Такого рода возвышения, вследствие открываемого мною в ней ума и других
моральных достоинств, я производил, хотя и с удовольствием, с некоторой строгой
умеренностью и никогда не доходил до восторга, крайней точки этого возвышения.
Так, когда Софья Ивановна, не устававшая говорить про свою племянницу,
рассказала мне, как Варенька в деревне, будучи ребенком, четыре года тому назад
отдала без позволения все свои платья и башмаки крестьянским детям, так что их
надо было отобрать после, я еще не сразу принял этот факт как достойный к
возвышению ее в моем мнении, а еще подтрунивал мысленно над нею за такой
непрактический взгляд на вещи.
Когда
у Нехлюдовых бывали гости и между прочими иногда Володя и Дубков, я самодовольно
и с некоторым спокойным сознанием силы домашнего человека удалялся на последний
план, не разговаривал и только слушал, что говорили другие. И все, что говорили
другие, мне казалось до того неимоверно глупо, что я внутренно удивлялся, как
такая умная, логическая женщина, как княгиня, и все ее логическое семейство
могло слушать эти глупости и отвечать на них. Ежели б мне тогда пришло в голову
сравнить с тем, что говорили другие, то, что я говорил сам, когда бывал один, я
бы, верно, нисколько не удивлялся. Еще бы меньше я удивлялся, ежели бы я
поверил, что наши домашние – Авдотья Васильевна, Любочка и Катенька – были
такие же женщины, как и все, нисколько не ниже других, и вспомнил бы, что по
целым вечерам говорили, весело улыбаясь, Дубков, Катенька и Авдотья Васильевна;
как почти всякий раз Дубков, придравшись к чему-нибудь, читал с чувством стихи:
«Au banquet de la vie, infortuné convive…»*[109]
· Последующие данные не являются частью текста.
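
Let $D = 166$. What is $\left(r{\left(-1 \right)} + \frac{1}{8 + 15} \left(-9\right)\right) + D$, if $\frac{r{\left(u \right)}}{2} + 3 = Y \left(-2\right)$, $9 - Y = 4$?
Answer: $\frac{3211}{23} \approx 139.61$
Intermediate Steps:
$Y = 5$ ($Y = 9 - 4 = 5$)
$r{\left(u \right)} = -26$ ($r{\left(u \right)} = -6 + 2 \cdot 5 \left(-2\right) = -6 + 2 \left(-10\right) = -6 - 20 = -26$)
$\left(r{\left(-1 \right)} + \frac{1}{8 + 15} \left(-9\right)\right) + D = \left(-26 + \frac{1}{8 + 15} \left(-9\right)\right) + 166 = \left(-26 + \frac{1}{23} \left(-9\right)\right) + 166 = \left(-26 - \frac{9}{23}\right) + 166 = - \frac{607}{23} + 166 = \frac{3211}{23}$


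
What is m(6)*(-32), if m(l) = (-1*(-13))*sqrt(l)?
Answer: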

или отрывки «Демона», и вообще с каким удовольствием и какой вздор они говорили
в продолжение нескольких часов сряду.
Разумеется,
что, когда бывали гости, Варенька меньше обращала на меня внимания, чем когда
мы были одни, – и тогда уже не было ни чтения, ни музыки, «которую я очень
любил слушать. Разговаривая с гостями, она теряла для меня главную свою
прелесть – спокойной рассудительности и простоты. Помню, как ее разговоры о
театре и погоде с братом моим Володей странно поразили меня. Я знал, что Володя
больше всего на свете избегал и презирал банальности, Варенька тоже всегда
смеялась над притворно занимательными разговорами о погоде и т. п., –
почему же, сойдясь вместе, они оба постоянно говорили самые несносные пошлости,
и как будто стыдясь друг за друга? Всякий раз после таких разговоров я
втихомолку злился на Вареньку, на другой день подсмеивался над бывшими гостями,
но находил еще больше удовольствия быть одному в семейном кружке Нехлюдовых.
Как
бы то ни было, я начинал находить больше удовольствия быть с Дмитрием в
гостиной его матери, чем с ним одним с глазу на глаз.